I would not recommend the broom finish if you are going to do epoxy, it wont get as smooth and etching is easy. Smooth finish will give the epoxy the best look.


----------



## oldognewtrick (Sep 7, 2012)

Be sure to allow for a proper cure before applying any type of coating and do a moisture test by tapping clear plastic over an area and see if you have moisture underneath after 24 hours.


----------



## batman71 (Sep 7, 2012)

I spoke with Sherwin-Williams yesterday and they confirmed that etching would be required even with a broom finish. Apparently, the etching has more to do with the composition of the surface as opposed to the texture.

 I have the latitude of waiting sveral weeks or even months before applying the epoxy. So, allowing it to fully cure and dry should not be an issue.


----------



## oldognewtrick (Sep 7, 2012)

I belive the cure standard is 28 days per inck of slab.


----------



## SeattleSurfaces (Nov 7, 2012)

Acid etching isn't an adequate form of surface prep to create the required profile you need to get an epoxy to bond well.

You really should grind or shot blast for best results.

With that said, a standard floor finish will be as good as anything and will be user friendly in the meantime.

Dave


----------



## pauloman (Dec 13, 2012)

the truth is that 90% of the DIY home epoxy homeowners just sweep and leaf blow their garages and get away with it. A contractor would never risk this!
Acid etching is still used by some contractors and homeowners (not many) - issues with flushed out acid on lawns and sewers.

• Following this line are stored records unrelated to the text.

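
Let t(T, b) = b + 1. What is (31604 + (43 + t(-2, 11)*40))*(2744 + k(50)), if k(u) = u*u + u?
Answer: 170080338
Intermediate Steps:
t(T, b) = 1 + b
k(u) = u + u² (k(u) = u² + u = u + u²)
(31604 + (43 + t(-2, 11)*40))*(2744 + k(50)) = (31604 + (43 + (1 + 11)*40))*(2744 + 50*(1 + 50)) = (31604 + (43 + 12*40))*(2744 + 50*51) = (31604 + (43 + 480))*(2744 + 2550) = (31604 + 523)*5294 = 32127*5294 = 170080338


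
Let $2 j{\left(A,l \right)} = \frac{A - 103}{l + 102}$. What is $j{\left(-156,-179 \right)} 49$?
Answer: $\frac{1813}{22} \approx 82.409$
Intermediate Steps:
$j{\left(A,l \right)} = \frac{-103 + A}{2 \left(102 + l\right)}$ ($j{\left(A,l \right)} = \frac{\left(A - 103\right) \frac{1}{l + 102}}{2} = \frac{\left(-103 + A\right) \frac{1}{102 + l}}{2} = \frac{\frac{1}{102 + l} \left(-103 + A\right)}{2} = \frac{-103 + A}{2 \left(102 + l\right)}$)
$j{\left(-156,-179 \right)} 49 = \frac{-103 - 156}{2 \left(102 - 179\right)} 49 = \frac{1}{2} \frac{1}{-77} \left(-259\right) 49 = \frac{1}{2} \left(- \frac{1}{77}\right) \left(-259\right) 49 = \frac{37}{22} \cdot 49 = \frac{1813}{22}$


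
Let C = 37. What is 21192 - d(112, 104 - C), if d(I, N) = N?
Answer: 21125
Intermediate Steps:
21192 - d(112, 104 - C) = 21192 - (104 - 1*37) = 21192 - (104 - 37) = 21192 - 1*67 = 21192 - 67 = 21125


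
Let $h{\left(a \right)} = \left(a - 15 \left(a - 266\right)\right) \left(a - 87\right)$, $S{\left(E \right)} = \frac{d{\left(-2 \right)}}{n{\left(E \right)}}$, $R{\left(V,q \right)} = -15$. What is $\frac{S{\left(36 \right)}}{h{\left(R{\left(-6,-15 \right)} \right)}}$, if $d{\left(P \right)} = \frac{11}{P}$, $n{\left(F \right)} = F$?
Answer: $\frac{11}{30844800} \approx 3.5662 \cdot 10^{-7}$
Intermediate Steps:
$S{\left(E \right)} = - \frac{11}{2 E}$ ($S{\left(E \right)} = \frac{11 \frac{1}{-2}}{E} = \frac{11 \left(- \frac{1}{2}\right)}{E} = - \frac{11}{2 E}$)
$h{\left(a \right)} = \left(-87 + a\right) \left(3990 - 14 a\right)$ ($h{\left(a \right)} = \left(a - 15 \left(-266 + a\right)\right) \left(-87 + a\right) = \left(a - \left(-3990 + 15 a\right)\right) \left(-87 + a\right) = \left(3990 - 14 a\right) \left(-87 + a\right) = \left(-87 + a\right) \left(3990 - 14 a\right)$)
$\frac{S{\left(36 \right)}}{h{\left(R{\left(-6,-15 \right)} \right)}} = \frac{\left(- \frac{11}{2}\right) \frac{1}{36}}{-347130 - 14 \left(-15\right)^{2} + 5208 \left(-15\right)} = \frac{\left(- \frac{11}{2}\right) \frac{1}{36}}{-347130 - 3150 - 78120} = - \frac{11}{72 \left(-347130 - 3150 - 78120\right)} = - \frac{11}{72 \left(-428400\right)} = \left(- \frac{11}{72}\right) \left(- \frac{1}{428400}\right) = \frac{11}{30844800}$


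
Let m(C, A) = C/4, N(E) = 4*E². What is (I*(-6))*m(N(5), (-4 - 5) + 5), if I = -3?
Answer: 450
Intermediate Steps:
m(C, A) = C/4 (m(C, A) = C*(¼) = C/4)
(I*(-6))*m(N(5), (-4 - 5) + 5) = (-3*(-6))*((4*5²)/4) = 18*((4*25)/4) = 18*((¼)*100) = 18*25 = 450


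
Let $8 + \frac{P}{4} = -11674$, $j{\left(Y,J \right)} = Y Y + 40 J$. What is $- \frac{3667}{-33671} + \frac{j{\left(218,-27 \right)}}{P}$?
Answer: $- \frac{31646917}{35758602} \approx -0.88502$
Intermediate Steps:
$j{\left(Y,J \right)} = Y^{2} + 40 J$
$P = -46728$ ($P = -32 + 4 \left(-11674\right) = -32 - 46696 = -46728$)
$- \frac{3667}{-33671} + \frac{j{\left(218,-27 \right)}}{P} = - \frac{3667}{-33671} + \frac{218^{2} + 40 \left(-27\right)}{-46728} = \left(-3667\right) \left(- \frac{1}{33671}\right) + \left(47524 - 1080\right) \left(- \frac{1}{46728}\right) = \frac{3667}{33671} + 46444 \left(- \frac{1}{46728}\right) = \frac{3667}{33671} - \frac{11611}{11682} = - \frac{31646917}{35758602}$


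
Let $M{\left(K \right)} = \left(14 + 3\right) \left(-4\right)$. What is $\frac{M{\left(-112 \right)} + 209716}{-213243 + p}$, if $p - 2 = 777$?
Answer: $- \frac{13103}{13279} \approx -0.98675$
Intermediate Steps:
$p = 779$ ($p = 2 + 777 = 779$)
$M{\left(K \right)} = -68$ ($M{\left(K \right)} = 17 \left(-4\right) = -68$)
$\frac{M{\left(-112 \right)} + 209716}{-213243 + p} = \frac{-68 + 209716}{-213243 + 779} = \frac{209648}{-212464} = 209648 \left(- \frac{1}{212464}\right) = - \frac{13103}{13279}$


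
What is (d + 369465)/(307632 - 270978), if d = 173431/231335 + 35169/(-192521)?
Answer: 16454830888877711/1632453536239890 ≈ 10.080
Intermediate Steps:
d = 25253288936/44536845535 (d = 173431*(1/231335) + 35169*(-1/192521) = 173431/231335 - 35169/192521 = 25253288936/44536845535 ≈ 0.56702)
(d + 369465)/(307632 - 270978) = (25253288936/44536845535 + 369465)/(307632 - 270978) = (16454830888877711/44536845535)/36654 = (16454830888877711/44536845535)*(1/36654) = 16454830888877711/1632453536239890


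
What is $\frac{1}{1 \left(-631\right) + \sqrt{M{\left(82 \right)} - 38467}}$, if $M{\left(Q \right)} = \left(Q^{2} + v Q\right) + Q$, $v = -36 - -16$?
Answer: $- \frac{631}{431462} - \frac{i \sqrt{33301}}{431462} \approx -0.0014625 - 0.00042295 i$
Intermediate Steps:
$v = -20$ ($v = -36 + 16 = -20$)
$M{\left(Q \right)} = Q^{2} - 19 Q$ ($M{\left(Q \right)} = \left(Q^{2} - 20 Q\right) + Q = Q^{2} - 19 Q$)
$\frac{1}{1 \left(-631\right) + \sqrt{M{\left(82 \right)} - 38467}} = \frac{1}{1 \left(-631\right) + \sqrt{82 \left(-19 + 82\right) - 38467}} = \frac{1}{-631 + \sqrt{82 \cdot 63 - 38467}} = \frac{1}{-631 + \sqrt{5166 - 38467}} = \frac{1}{-631 + \sqrt{-33301}} = \frac{1}{-631 + i \sqrt{33301}}$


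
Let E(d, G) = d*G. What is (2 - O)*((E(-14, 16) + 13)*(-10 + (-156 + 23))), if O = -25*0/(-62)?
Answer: 60346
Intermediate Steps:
O = 0 (O = 0*(-1/62) = 0)
E(d, G) = G*d
(2 - O)*((E(-14, 16) + 13)*(-10 + (-156 + 23))) = (2 - 1*0)*((16*(-14) + 13)*(-10 + (-156 + 23))) = (2 + 0)*((-224 + 13)*(-10 - 133)) = 2*(-211*(-143)) = 2*30173 = 60346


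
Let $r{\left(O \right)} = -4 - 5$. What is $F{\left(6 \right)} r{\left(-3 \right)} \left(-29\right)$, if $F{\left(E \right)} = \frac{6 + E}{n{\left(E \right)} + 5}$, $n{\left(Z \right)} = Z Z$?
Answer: $\frac{3132}{41} \approx 76.39$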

Any finish but a really smooth one is fine. Epoxies are a surface bond so any texture is good. Acid etching textures are often not even visible to the eye.

All fresh concrete surfaces have a weak crust dirt, sand etc that floated to the top of the pour when the cement was put down. It is very important to remove this weak crust before applying any coating. This was commonly down with a stuff broom, but now generally with a good waterblaster.

for more prep type info - which no one seems to talk about - see www.epoxyproducts.com/floorlinks.html


----------



## havasu (Dec 13, 2012)

Powdered citric acid also works well for etching and doesn't harm the plants.


----------



## batman71 (Dec 14, 2012)

Thanks for the feedback!


----------